Huddled together in the living area are the city’s top Maulvis, resplendent in their long robes, flowing beards and skull caps. Their conversation, in elegant heartland Urdu, wafts into the dining space, mingling with the Telugu spoken by Ms. Jayaprada and her family of brother, sister-in-law, cousins, nieces and nephews. The politician-actor slips from Telugu to Hindi-Urdu and back to Telugu as she flits between the two portions.
When she speaks to me, it is in English, and naturally, I am bewildered by the variety on offer. Ms.

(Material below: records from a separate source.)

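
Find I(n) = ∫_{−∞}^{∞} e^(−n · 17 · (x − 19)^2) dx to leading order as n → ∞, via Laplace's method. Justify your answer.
I(n) = sqrt(π/(17n))

Here φ(x) = 17 · (x − 19)^2 has its unique minimum at x* = 19 with φ(x*) = 0 and φ''(x*) = 34. Laplace's method gives
  I(n) ~ e^(−n φ(x*)) · sqrt(2π / (n · φ''(x*))) = sqrt(2π / (34n)) = sqrt(π/(17n)).
This is exact: substituting u = (x − 19)·sqrt(17n) gives I(n) = (1/sqrt(17n)) ∫_{−∞}^{∞} e^(−u^2) du = sqrt(π/(17n)).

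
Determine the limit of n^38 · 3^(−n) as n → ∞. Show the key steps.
lim = 0

Exponentials with base > 1 dominate every fixed polynomial: for any fixed c, n^c / 3^n → 0 as n → ∞ (e.g. by the ratio test, or by writing 3^n = e^(n ln 3) and noting e^(n ln 3) / n^c → ∞). Hence n^38 · 3^(−n) = n^38 / 3^n → 0.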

Jayaprada sums up the action rather fetchingly. “A.P. + U.P. = J.P. (Andhra Pradesh + Uttar Pradesh = Jayaprada),” she tells me, and then elaborates, “From Rajahmundry in Andhra Pradesh to Rampur in western U.P., it has been long journey.”

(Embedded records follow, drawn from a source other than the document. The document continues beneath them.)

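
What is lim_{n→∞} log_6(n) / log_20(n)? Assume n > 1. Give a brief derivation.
lim = ln(20) / ln(6) = log_6(20)

Change of base: log_6(n) = ln n / ln 6 and log_20(n) = ln n / ln 20. The ratio is (ln n / ln 6) · (ln 20 / ln n) = ln 20 / ln 6, a constant independent of n. So the limit is ln 20 / ln 6 = log_6(20).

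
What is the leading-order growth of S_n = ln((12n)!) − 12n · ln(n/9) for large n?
S_n ~ 12n · (ln 108 − 1) + O(ln n)

Stirling: ln((12n)!) = 12n ln(12n) − 12n + O(ln n).
  S_n = 12n ln(12n) − 12n − 12n ln(n/9) + O(ln n)
      = 12n ln(12n) − 12n ln n + 12n ln 9 − 12n + O(ln n)
      = 12n ln 12 + 12n ln 9 − 12n + O(ln n)
      = 12n (ln 108 − 1) + O(ln n).
Numerically ln(108) − 1 ≈ 3.6821.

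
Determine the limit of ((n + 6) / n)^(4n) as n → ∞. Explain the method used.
lim = e^24

Rewrite as (1 + 6/n)^(4n). By the standard limit (1 + x/n)^n → e^x, we have (1 + 6/n)^n → e^6, and raising to the 4th power gives e^24.
More precisely, ln[(1 + 6/n)^(4n)] = 4n · ln(1 + 6/n) = 4n · (6/n + O(1/n^2)) = 24 + O(1/n) → 24.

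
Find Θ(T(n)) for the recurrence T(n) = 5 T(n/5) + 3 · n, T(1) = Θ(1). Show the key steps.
T(n) = Θ(n log n)

log_5 5 = 1, and f(n) = 3 · n = Θ(n^(log_5 5)). This is Case 2 of the master theorem: T(n) = Θ(f(n) · log n) = Θ(n log n).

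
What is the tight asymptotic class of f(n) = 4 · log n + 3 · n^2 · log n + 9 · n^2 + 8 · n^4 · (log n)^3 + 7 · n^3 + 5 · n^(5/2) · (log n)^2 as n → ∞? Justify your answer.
f(n) ∈ Θ(n^4 · (log n)^3)

Compare the terms by growth order. For large n, n^a · (log n)^b dominates n^a' · (log n)^b' iff a > a', or (a = a' and b > b'). Ranking the 6 terms shows the dominant one is 8 · n^4 · (log n)^3. Hence f(n) ∈ Θ(n^4 · (log n)^3).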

Indeed so. Over a period of 30-odd years, she has acted in 300 or so multi-lingual films, taken the long leap from the Telugu Desam Party to the Samajwadi Party, and, today, as she proudly admits, continues to straddle the worlds of politics and cinema: “Why should I give up cinema?”
The gruelling work and the multitasking have all been to the good because Rampur is no ordinary constituency. A little over half its population is Muslim, the highest in U.P. and, as its residents unfailingly emphasise, this makes every election here a potentially inflammable “H-M” (Hindu-Muslim) election. When Ms. Jayaprada came here in 2004, she spoke “Bombaiya (Mumbai) Hindi” to the complete horror of Rampuri Muslims. It did not help that her main opponent, the Congress party’s Begum Noor Bano, belonged to the royal family of Rampur. But Ms. Jayaprada had oodles of star appeal, and vast amounts of grit and determination, and she pulled off a stunning victory.

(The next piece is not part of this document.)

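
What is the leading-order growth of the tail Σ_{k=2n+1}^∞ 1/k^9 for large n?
Σ_{k>2n} 1/k^9 ~ 1/(8 · (2n)^8)

Compare to the integral: ∫_{2n}^∞ x^(−9) dx = [−x^(−8)/8]_{2n}^∞ = 1/((9−1)·(2n)^8). Euler-Maclaurin then gives
  Σ_{k>2n} 1/k^9 = ∫_{2n}^∞ dx/x^9 − 1/(2·(2n)^9) + O(1/(2n)^10).
(Equivalently this is ζ(9) − Σ_{k≤2n} 1/k^9.)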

Today the “outsider from the deep South” speaks fluent Hindustani, and is as much at ease offering the chadar in a dargah as she is when praying in a temple with the Hindu community. As she hits the campaign trail, she tells me, “I’m so much at home here, I’m more a local than Noor Bano.”
The star politician’s popularity is evident enough. Rampur’s residents, Hindu and Muslim, speak glowingly of Ms. Jayaprada’s readiness to help in a crisis, and are unanimous that she has brought development to the backward constituency.
On the campaign, Ms. Jayaprada stays clear of Hindu-Muslim issues, focusing instead on the 13 bridges she has built.
Yet the buzz in Rampur is that it is a difficult fight for Ms. Jayaprada. The complicating factor here is the spitfire Azam Khan. The senior SP functionary and Ms. Jayaprada’s former mentor is now on a mission to defeat her, thanks to his running battle with party general secretary Amar Singh. Mr. Azam Khan’s comments on his protégé have bordered on abusive. Worse, in recent days Rampur has been flooded with vulgar, obviously morphed pictures of the sitting MP.
As we negotiate Rampur’s bumpy roads, Ms. Jayaprada’s voice chokes: “I can fight the toughest opponent but this is so demeaning and underhand.”